Its 61 hectares of vineyards (27 of which are used for the Grand Vin) are situated in the commune of St. Christophe des Bardes and it produces nearly 25,000 cases a year. The blend is predominately Merlot based and the wine is aged in oak barrels for 12 months. In the best years it is packed with ripe and plummy fruit supported by a framework of supple tannins and balanced acidity.
St Emilion is one of Bordeaux's largest producing appellations, producing more wine than Listrac, Moulis, St Estèphe, Pauillac, St Julien and Margaux put together. St Emilion has been producing wine for longer than the Médoc but its lack of accessibility to Bordeaux's port and market-restricted exports to mainland Europe meant the region initially did not enjoy the commercial success that funded the great châteaux of the Left Bank.
St Emilion itself is the prettiest of Bordeaux's wine towns, perched on top of the steep limestone slopes upon which many of the region's finest vineyards are situated. However, more than half of the appellation's vineyards lie on the plain between the town and the Dordogne River on sandy, alluvial soils with a sprinkling of gravel.
Further diversity is added by a small, complex gravel bed to the north-east of the region on the border with Pomerol. Atypically for St Emilion, this allows Cabernet Franc and, to a lesser extent, Cabernet Sauvignon to prosper and defines the personality of the great wines such as Ch.

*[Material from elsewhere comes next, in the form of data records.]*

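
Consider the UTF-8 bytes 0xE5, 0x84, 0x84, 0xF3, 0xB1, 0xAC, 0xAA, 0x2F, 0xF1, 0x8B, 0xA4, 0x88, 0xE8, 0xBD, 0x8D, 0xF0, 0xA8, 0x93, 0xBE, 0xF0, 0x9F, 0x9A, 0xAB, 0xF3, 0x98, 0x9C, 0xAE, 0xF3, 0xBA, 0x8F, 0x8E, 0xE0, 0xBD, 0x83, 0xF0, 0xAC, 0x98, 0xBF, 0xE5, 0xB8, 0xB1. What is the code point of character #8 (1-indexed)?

U+D872E

Offset 0: leading byte 0xE5 = 11100101 → 3-byte char #1 = E5 84 84.
Offset 3: leading byte 0xF3 = 11110011 → 4-byte char #2 = F3 B1 AC AA.
Offset 7: leading byte 0x2F = 00101111 → 1-byte char #3 = 2F.
Offset 8: leading byte 0xF1 = 11110001 → 4-byte char #4 = F1 8B A4 88.
Offset 12: leading byte 0xE8 = 11101000 → 3-byte char #5 = E8 BD 8D.
Offset 15: leading byte 0xF0 = 11110000 → 4-byte char #6 = F0 A8 93 BE.
Offset 19: leading byte 0xF0 = 11110000 → 4-byte char #7 = F0 9F 9A AB.
Offset 23: leading byte 0xF3 = 11110011 → 4-byte char #8 = F3 98 9C AE.
Leading byte 0xF3 = 11110011 matches 11110xxx → 4-byte sequence.
Byte 1: 0xF3 = 11110011, payload 011 (3 bits).
Byte 2: 0x98 = 10011000 (10xxxxxx ✓), payload 011000.
Byte 3: 0x9C = 10011100 (10xxxxxx ✓), payload 011100.
Byte 4: 0xAE = 10101110 (10xxxxxx ✓), payload 101110.
Concatenate: 011011000011100101110 = 0xD872E (21 bits → U+D872E).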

Cheval Blanc.
In the early 1990s there was an explosion of experimentation and evolution, leading to the rise of the garagistes, producers of deeply-concentrated wines made in very small quantities and offered at high prices. The appellation is also surrounded by four satellite appellations, Montagne, Lussac, Puisseguin and St. Georges, which enjoy a family similarity but not the complexity of the best wines.
St Emilion was first officially classified in 1954, and is the most meritocratic classification system in Bordeaux, as it is regularly amended. The most recent revision of the classification was in 2012
The most widely planted grape in Bordeaux and a grape that has been on a relentless expansion drive throughout the world in the last decade. Merlot is adaptable to most soils and is relatively simple to cultivate. It is a vigorous naturally high yielding grape that requires savage pruning - over-cropped Merlot-based wines are dilute and bland. It is also vital to pick at optimum ripeness as Merlot can quickly lose its varietal characteristics if harvested overripe.
In St.Emilion and Pomerol it withstands the moist clay rich soils far better than Cabernet grapes, and at it best produces opulently rich, plummy clarets with succulent fruitcake-like nuances. Le Pin, Pétrus and Clinet are examples of hedonistically rich Merlot wines at their very best. It also plays a key supporting role in filling out the middle palate of the Cabernet-dominated wines of the Médoc and Graves.